Elle en a de la chance, la Suisse: toujours fidèle à elle-même, elle n’a pas tellement changé depuis cette description. Au fait, savez-vous qui est le président de la Suisse ? Leur système est très ingénieux et évite les campagnes médiatico-débilitantes. Le pouvoir exécutif est aux mains d’un conseil fédéral de 7 membres élus en fonction de leur représentativité – réelle, je précise – et dont chacun devient président pour un an, à tour de rôle et en fonction de son ancienneté. Comme ça, pas de jaloux et pas le temps d’avoir les chevilles et la tête qui enflent trop.

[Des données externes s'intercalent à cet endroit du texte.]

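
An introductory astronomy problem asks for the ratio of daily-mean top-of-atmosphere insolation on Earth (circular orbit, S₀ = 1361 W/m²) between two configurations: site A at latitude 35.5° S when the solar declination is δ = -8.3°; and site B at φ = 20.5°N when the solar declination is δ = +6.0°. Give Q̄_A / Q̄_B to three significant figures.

Q̄_A / Q̄_B ≈ 0.951

— Configuration A (φ=-35.5°):
cos H₀ = −tan(-35.5°) tan(-8.300°) = -0.1041, H₀ = 1.6750 rad.
Bracket: H₀ sin φ sin δ + cos φ cos δ sin H₀ = 1.6750×-0.58070×-0.14436 + 0.81412×0.98953×0.99457 = 0.140415 + 0.801222 = 0.941637.
Q̄ = (S₀/π) × [bracket] = (1361/π) × 0.941637 = 407.94 W/m².
— Configuration B (φ=+20.5°):
cos H₀ = −tan(+20.5°) tan(+6.000°) = -0.0393, H₀ = 1.6101 rad.
Bracket: H₀ sin φ sin δ + cos φ cos δ sin H₀ = 1.6101×0.35021×0.10453 + 0.93667×0.99452×0.99923 = 0.058942 + 0.930820 = 0.989762.
Q̄ = (S₀/π) × [bracket] = (1361/π) × 0.989762 = 428.78 W/m².
Ratio Q̄_A / Q̄_B = 407.94 / 428.78 = 0.9514.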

En vertu de ce principe très sain, c’est une dame, la socialiste Micheline Calmy-Rey, qui est présidente cette année. Un an, c’est vite passé, et ça ne permet pas de faire trop de dégâts. Un système formidable, je vous dis. Ah, on pourrait en prendre de la graine !

C’est qu’ils sont beaucoup plus sérieux que nous, les Suisses ! la politique chez eux est sous haute surveillance et tenue strictement en lisière. La démocratie directe n’est pas un slogan de campagne, mais une réalité : référendum et initiative populaire sont là pour rectifier le tir si nécessaire.

Dernier détail : la Suisse n’a pas jugé utile d’être membre de l’Union Européenne. Avec d’autres dissidents : l’Islande, la Norvège, le Liechtenstein, elle fait partie de l’Association européenne de libre-échange (AELE). Ca n’a pas l’air de trop mal leur réussir.